I found them immediately on the telephone table, and so I was back at square one with nothing else to contemplate but those goddamn photos.

Attempting to see through my blurry vision and all the while trying to soften the sounds of my crying, I hurried into the kitchen and fumbled with a glass as I pulled it out of the cupboard.

"Lexie?" Caine's questioning voice came to me.

I stiffened, shoving the glass under the tap.

"Hey, hey," he said soothingly, his heat hitting my back as he reached beyond me for the glass. With his other hand he reached for the Percocet, and in doing so trapped me against him. "Are you in pain?"

"I'm fine."

He was silent a moment. And then, "You're not fine.
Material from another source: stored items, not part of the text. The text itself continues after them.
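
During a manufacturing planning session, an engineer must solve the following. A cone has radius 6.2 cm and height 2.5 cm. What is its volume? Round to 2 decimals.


Shape: cone
Radius r = 6.2 cm, Height h = 2.5 cm
Formula: V = (1/3) * pi * r^2 * h
r^2 = 38.44
pi * r^2 * h = pi * 38.44 * 2.5 = 96.1 * pi
V = 96.1 * pi / 3
V = 100.64
100.64 cm^3


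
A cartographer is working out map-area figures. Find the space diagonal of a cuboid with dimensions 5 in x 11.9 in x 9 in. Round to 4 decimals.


Shape: rectangular box (space diagonal)
l = 5 in, w = 11.9 in, h = 9 in
Visualize: the diagonal of the base, then a right triangle with that diagonal and the height.
Formula: d = sqrt(l^2 + w^2 + h^2)
l^2 + w^2 + h^2 = 25 + 141.61 + 81 = 247.61
d = sqrt(247.61)
d = 15.7356
15.7356 in


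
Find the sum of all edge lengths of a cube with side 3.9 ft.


Shape: cube
Side s = 3.9 ft
A cube has 12 edges, all equal.
Formula: total edge length = 12 * s
Total = 12 * 3.9
Total = 46.8
46.8 ft


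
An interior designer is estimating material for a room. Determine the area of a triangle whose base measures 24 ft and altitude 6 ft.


Shape: triangle
Base b = 24 ft, Height h = 6 ft
Formula: A = (1/2) * b * h
A = 0.5 * 24 * 6
A = 0.5 * 144
A = 72
72 ft^2


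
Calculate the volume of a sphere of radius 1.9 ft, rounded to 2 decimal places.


Shape: sphere
Radius r = 1.9 ft
Formula: V = (4/3) * pi * r^3
r^3 = 6.859
(4/3) * 6.859 = 9.145333
V = 9.145333 * pi
V = 28.73
28.73 ft^3


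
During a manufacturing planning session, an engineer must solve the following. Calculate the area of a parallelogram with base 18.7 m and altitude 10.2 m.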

You're crying."

"I said I'm fine. I just need to take the Percocet." I took his hand and tried to peel the bottle out of it. "Give it to me."

"Lex, let me help you."

"I don't need your help."

I did not need to be saved by a man who couldn't even save himself.

"Lex-"

"I said I don't need your help!"

Suddenly his hands were on my arms and he was gently turning me to face him. I resisted, squirming against his hold with as much ferociousness as my wounded body would allow.

"Lexie, stop," he huffed in confusion.

I couldn't stop it now that my emotions had been unleashed on him.

All I could see were those photographs. All I could hear was his denial of how he felt about me. His rejection. His lies.

"Get off me!" I yelled, struggling hard now.

His grip on me tightened. "Lexie, stop it."

But I wouldn't. I couldn't.

Every hurt I'd felt in the last few weeks erupted into violence. I was yelling and crying and pounding my fists against his chest.

"Stop it-you'll hurt yourself," I heard him growl.

It didn't stop me.

His hold on me became bruising and he gave me a gentle shake. "Stop it," he commanded hoarsely. "Lexie, stop." And then he was kissing me. Hard. Desperate.

Stunned, I stopped struggling.

I let him kiss me, his hands moving from my arms to my hair, holding me to him as he kissed me like he needed to do so more than he needed to breathe.

Finally my brain blinked back into action and I froze, my lips no longer moving against his. Caine felt my reluctance and his kiss gentled. He brushed his mouth once, twice, over mine before pulling away.

We stared at each other, equally confused by what had just happened.

"I'm leaving" were the first words out of my mouth. "Not the apartment. I mean yes, the apartment, but more than that. Do you remember Antoine Faucheux? I introduced him to you at the airport."